Given an n by $n$ matrix with $0$'s and $1$'s only, consider the $n!$ different permutations generated by permuting the rows, what is the maximum number of different diagonals generated?

Answer 1

If I am allowed to choose the matrix, it seems that I can generate all $2^n$ different diagonals.

Edit. Sorry, this approach only generates $2^n -n $ diagonals.

Let $I$ be the $n \times n$ identity matrix and let $D$ be a diagonal whose non-zero entries are indexed by $S$.

Further suppose that $D$ does not have exactly one zero entry.

Let $\pi$ be a perumation of the rows of $I$ whose fixed points are exactly $S$. Then the diagonal of $\pi(I)$ is $D$, and there are $2^n-n$ such diagonals.

Update. Here is a proof that $2^n-n$ is in fact the best one can do.

An $n \times n$ bipartite graph is a bipartite graph with bipartition $([n]_r, [n]_c)$, where $[n]_r$ and $[n]_c$ are both copies of $[n]$. Let $G$ be an $n \times n$ bipartite graph. Define $G'$ to be equivalent to $G$, if $G'$ can be obtained from $G$ by complementing the neighbourhoods of some vertices in $[n_r]$. Note that the equivalence class of $G$, denoted $[G]$, has size $2^n$.

It is easy to check that the following lemma proves the tightness of the bound.

Lemma. For any $n \times n$ bipartite graph $G$, at most $2^n-n$ members of $[G]$ have a perfect matching.

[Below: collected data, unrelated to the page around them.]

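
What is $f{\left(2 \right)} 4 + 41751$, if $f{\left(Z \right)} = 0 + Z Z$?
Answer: $41767$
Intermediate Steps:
$f{\left(Z \right)} = Z^{2}$ ($f{\left(Z \right)} = 0 + Z^{2} = Z^{2}$)
$f{\left(2 \right)} 4 + 41751 = 2^{2} \cdot 4 + 41751 = 4 \cdot 4 + 41751 = 16 + 41751 = 41767$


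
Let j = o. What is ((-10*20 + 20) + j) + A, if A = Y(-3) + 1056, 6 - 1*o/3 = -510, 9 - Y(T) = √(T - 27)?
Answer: 2433 - I*√30 ≈ 2433.0 - 5.4772*I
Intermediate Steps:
Y(T) = 9 - √(-27 + T) (Y(T) = 9 - √(T - 27) = 9 - √(-27 + T))
o = 1548 (o = 18 - 3*(-510) = 18 + 1530 = 1548)
j = 1548
A = 1065 - I*√30 (A = (9 - √(-27 - 3)) + 1056 = (9 - √(-30)) + 1056 = (9 - I*√30) + 1056 = 1065 - I*√30 ≈ 1065.0 - 5.4772*I)
((-10*20 + 20) + j) + A = ((-10*20 + 20) + 1548) + (1065 - I*√30) = ((-200 + 20) + 1548) + (1065 - I*√30) = (-180 + 1548) + (1065 - I*√30) = 1368 + (1065 - I*√30) = 2433 - I*√30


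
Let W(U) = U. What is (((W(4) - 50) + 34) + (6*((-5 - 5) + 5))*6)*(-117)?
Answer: 22464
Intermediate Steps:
(((W(4) - 50) + 34) + (6*((-5 - 5) + 5))*6)*(-117) = (((4 - 50) + 34) + (6*((-5 - 5) + 5))*6)*(-117) = ((-46 + 34) + (6*(-10 + 5))*6)*(-117) = (-12 + (6*(-5))*6)*(-117) = (-12 - 30*6)*(-117) = (-12 - 180)*(-117) = -192*(-117) = 22464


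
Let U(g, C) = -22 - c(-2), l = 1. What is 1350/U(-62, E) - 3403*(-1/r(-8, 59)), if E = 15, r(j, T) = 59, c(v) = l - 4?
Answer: -14993/1121 ≈ -13.375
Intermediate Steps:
c(v) = -3 (c(v) = 1 - 4 = -3)
U(g, C) = -19 (U(g, C) = -22 - 1*(-3) = -22 + 3 = -19)
1350/U(-62, E) - 3403*(-1/r(-8, 59)) = 1350/(-19) - 3403/((-1*59)) = 1350*(-1/19) - 3403/(-59) = -1350/19 - 3403*(-1/59) = -1350/19 + 3403/59 = -14993/1121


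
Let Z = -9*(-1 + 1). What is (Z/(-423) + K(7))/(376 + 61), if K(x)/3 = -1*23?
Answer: -3/19 ≈ -0.15789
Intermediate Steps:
Z = 0 (Z = -9*0 = 0)
K(x) = -69 (K(x) = 3*(-1*23) = 3*(-23) = -69)
(Z/(-423) + K(7))/(376 + 61) = (0/(-423) - 69)/(376 + 61) = (0*(-1/423) - 69)/437 = (0 - 69)*(1/437) = -69*1/437 = -3/19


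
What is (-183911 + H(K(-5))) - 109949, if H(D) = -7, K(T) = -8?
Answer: -293867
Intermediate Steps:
(-183911 + H(K(-5))) - 109949 = (-183911 - 7) - 109949 = -183918 - 109949 = -293867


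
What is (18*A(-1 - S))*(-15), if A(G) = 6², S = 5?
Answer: -9720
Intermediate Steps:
A(G) = 36
(18*A(-1 - S))*(-15) = (18*36)*(-15) = 648*(-15) = -9720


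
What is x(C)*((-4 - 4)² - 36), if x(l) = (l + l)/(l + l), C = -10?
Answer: 28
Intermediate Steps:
x(l) = 1 (x(l) = (2*l)/((2*l)) = (2*l)*(1/(2*l)) = 1)
x(C)*((-4 - 4)² - 36) = 1*((-4 - 4)² - 36) = 1*((-8)² - 36) = 1*(64 - 36) = 1*28 = 28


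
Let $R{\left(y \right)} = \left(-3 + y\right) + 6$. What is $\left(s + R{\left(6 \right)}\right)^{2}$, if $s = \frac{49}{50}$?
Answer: $\frac{249001}{2500} \approx 99.6$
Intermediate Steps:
$R{\left(y \right)} = 3 + y$
$s = \frac{49}{50}$ ($s = 49 \cdot \frac{1}{50} = \frac{49}{50} \approx 0.98$)
$\left(s + R{\left(6 \right)}\right)^{2} = \left(\frac{49}{50} + \left(3 + 6\right)\right)^{2} = \left(\frac{49}{50} + 9\right)^{2} = \left(\frac{499}{50}\right)^{2} = \frac{249001}{2500}$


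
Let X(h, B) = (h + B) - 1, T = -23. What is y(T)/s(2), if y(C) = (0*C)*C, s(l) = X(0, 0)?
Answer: 0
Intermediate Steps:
X(h, B) = -1 + B + h (X(h, B) = (B + h) - 1 = -1 + B + h)
s(l) = -1 (s(l) = -1 + 0 + 0 = -1)
y(C) = 0 (y(C) = 0*C = 0)
y(T)/s(2) = 0/(-1) = 0*(-1) = 0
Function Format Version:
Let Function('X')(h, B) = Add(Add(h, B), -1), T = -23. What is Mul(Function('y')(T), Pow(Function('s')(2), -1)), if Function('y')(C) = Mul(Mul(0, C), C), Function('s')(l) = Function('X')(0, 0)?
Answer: 0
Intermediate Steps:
Function('X')(h, B) = Add(-1, B, h) (Function('X')(h, B) = Add(Add(B, h), -1) = Add(-1, B, h))
Function('s')(l) = -1 (Function('s')(l) = Add(-1, 0, 0) = -1)
Function('y')(C) = 0 (Function('y')(C) = Mul(0, C) = 0)
Mul(Function('y')(T), Pow(Function('s')(2), -1)) = Mul(0, Pow(-1, -1)) = Mul(0, -1) = 0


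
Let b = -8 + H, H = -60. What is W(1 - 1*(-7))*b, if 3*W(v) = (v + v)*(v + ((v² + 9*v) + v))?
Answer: -165376/3 ≈ -55125.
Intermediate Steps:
W(v) = 2*v*(v² + 11*v)/3 (W(v) = ((v + v)*(v + ((v² + 9*v) + v)))/3 = ((2*v)*(v + (v² + 10*v)))/3 = ((2*v)*(v² + 11*v))/3 = (2*v*(v² + 11*v))/3 = 2*v*(v² + 11*v)/3)
b = -68 (b = -8 - 60 = -68)
W(1 - 1*(-7))*b = (2*(1 - 1*(-7))²*(11 + (1 - 1*(-7)))/3)*(-68) = (2*(1 + 7)²*(11 + (1 + 7))/3)*(-68) = ((⅔)*8²*(11 + 8))*(-68) = ((⅔)*64*19)*(-68) = (2432/3)*(-68) = -165376/3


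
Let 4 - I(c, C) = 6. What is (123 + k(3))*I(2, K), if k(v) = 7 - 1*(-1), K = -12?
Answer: -262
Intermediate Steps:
k(v) = 8 (k(v) = 7 + 1 = 8)
I(c, C) = -2 (I(c, C) = 4 - 1*6 = 4 - 6 = -2)
(123 + k(3))*I(2, K) = (123 + 8)*(-2) = 131*(-2) = -262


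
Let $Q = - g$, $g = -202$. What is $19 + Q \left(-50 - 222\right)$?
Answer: $-54925$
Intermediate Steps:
$Q = 202$ ($Q = \left(-1\right) \left(-202\right) = 202$)
$19 + Q \left(-50 - 222\right) = 19 + 202 \left(-50 - 222\right) = 19 + 202 \left(-272\right) = 19 - 54944 = -54925$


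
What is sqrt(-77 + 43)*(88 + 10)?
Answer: 98*I*sqrt(34) ≈ 571.43*I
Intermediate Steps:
sqrt(-77 + 43)*(88 + 10) = sqrt(-34)*98 = (I*sqrt(34))*98 = 98*I*sqrt(34)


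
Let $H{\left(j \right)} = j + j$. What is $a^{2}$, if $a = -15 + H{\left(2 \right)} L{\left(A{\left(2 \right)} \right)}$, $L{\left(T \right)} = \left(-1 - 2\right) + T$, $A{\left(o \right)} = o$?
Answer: $361$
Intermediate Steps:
$L{\left(T \right)} = -3 + T$
$H{\left(j \right)} = 2 j$
$a = -19$ ($a = -15 + 2 \cdot 2 \left(-3 + 2\right) = -15 + 4 \left(-1\right) = -15 - 4 = -19$)
$a^{2} = \left(-19\right)^{2} = 361$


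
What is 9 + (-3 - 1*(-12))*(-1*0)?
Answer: 9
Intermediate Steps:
9 + (-3 - 1*(-12))*(-1*0) = 9 + (-3 + 12)*0 = 9 + 9*0 = 9 + 0 = 9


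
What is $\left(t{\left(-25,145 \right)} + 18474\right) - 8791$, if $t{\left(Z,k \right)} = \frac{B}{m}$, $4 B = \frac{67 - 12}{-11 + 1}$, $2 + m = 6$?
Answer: $\frac{309845}{32} \approx 9682.7$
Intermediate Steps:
$m = 4$ ($m = -2 + 6 = 4$)
$B = - \frac{11}{8}$ ($B = \frac{\left(67 - 12\right) \frac{1}{-11 + 1}}{4} = \frac{55 \frac{1}{-10}}{4} = \frac{55 \left(- \frac{1}{10}\right)}{4} = \frac{1}{4} \left(- \frac{11}{2}\right) = - \frac{11}{8} \approx -1.375$)
$t{\left(Z,k \right)} = - \frac{11}{32}$ ($t{\left(Z,k \right)} = - \frac{11}{8 \cdot 4} = \left(- \frac{11}{8}\right) \frac{1}{4} = - \frac{11}{32}$)
$\left(t{\left(-25,145 \right)} + 18474\right) - 8791 = \left(- \frac{11}{32} + 18474\right) - 8791 = \frac{591157}{32} - 8791 = \frac{309845}{32}$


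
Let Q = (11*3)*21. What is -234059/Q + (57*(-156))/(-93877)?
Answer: -3138084941/9293823 ≈ -337.65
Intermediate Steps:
Q = 693 (Q = 33*21 = 693)
-234059/Q + (57*(-156))/(-93877) = -234059/693 + (57*(-156))/(-93877) = -234059*1/693 - 8892*(-1/93877) = -33437/99 + 8892/93877 = -3138084941/9293823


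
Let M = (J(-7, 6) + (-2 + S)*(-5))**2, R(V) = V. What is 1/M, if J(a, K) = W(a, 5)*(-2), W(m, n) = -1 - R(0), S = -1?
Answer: 1/289 ≈ 0.0034602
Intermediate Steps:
W(m, n) = -1 (W(m, n) = -1 - 1*0 = -1 + 0 = -1)
J(a, K) = 2 (J(a, K) = -1*(-2) = 2)
M = 289 (M = (2 + (-2 - 1)*(-5))**2 = (2 - 3*(-5))**2 = (2 + 15)**2 = 17**2 = 289)
1/M = 1/289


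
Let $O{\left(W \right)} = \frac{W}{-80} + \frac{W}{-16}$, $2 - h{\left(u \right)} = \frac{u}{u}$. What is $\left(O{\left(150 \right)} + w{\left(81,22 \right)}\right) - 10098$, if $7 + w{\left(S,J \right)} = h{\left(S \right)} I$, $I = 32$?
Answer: $- \frac{40337}{4} \approx -10084.0$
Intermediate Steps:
$h{\left(u \right)} = 1$ ($h{\left(u \right)} = 2 - \frac{u}{u} = 2 - 1 = 1$)
$O{\left(W \right)} = - \frac{3 W}{40}$ ($O{\left(W \right)} = W \left(- \frac{1}{80}\right) + W \left(- \frac{1}{16}\right) = - \frac{W}{80} - \frac{W}{16} = - \frac{3 W}{40}$)
$w{\left(S,J \right)} = 25$ ($w{\left(S,J \right)} = -7 + 1 \cdot 32 = -7 + 32 = 25$)
$\left(O{\left(150 \right)} + w{\left(81,22 \right)}\right) - 10098 = \left(\left(- \frac{3}{40}\right) 150 + 25\right) - 10098 = \left(- \frac{45}{4} + 25\right) - 10098 = \frac{55}{4} - 10098 = - \frac{40337}{4}$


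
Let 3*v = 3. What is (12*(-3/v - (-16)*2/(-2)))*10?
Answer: -2280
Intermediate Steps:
v = 1 (v = (⅓)*3 = 1)
(12*(-3/v - (-16)*2/(-2)))*10 = (12*(-3/1 - (-16)*2/(-2)))*10 = (12*(-3*1 - 4*(-8)*(-½)))*10 = (12*(-3 + 32*(-½)))*10 = (12*(-3 - 16))*10 = (12*(-19))*10 = -228*10 = -2280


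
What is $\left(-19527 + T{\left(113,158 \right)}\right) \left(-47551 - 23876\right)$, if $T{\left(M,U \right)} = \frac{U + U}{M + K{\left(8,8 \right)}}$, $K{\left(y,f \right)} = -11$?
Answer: $\frac{23707073671}{17} \approx 1.3945 \cdot 10^{9}$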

Proof. For each $i \in [n]_c$ there is a graph $G^i \in [G]$ such that $i \in [n_c]$ has degree 0 in $G^i$. Just pick the vertices in $[n]_r$ that are adjacent to $i$ in $G$ and complement their neighbourhoods. If all $G^i$ are distinct, then the lemma clearly follows. Otherwise, $G^i=G^j$ for some $i \neq j$. Thus, both $i$ and $j$ have degree 0 in $G^i$. But now, the $n$ graphs obtained from $G^i$ by performing a single complementation each do not have a perfect matching.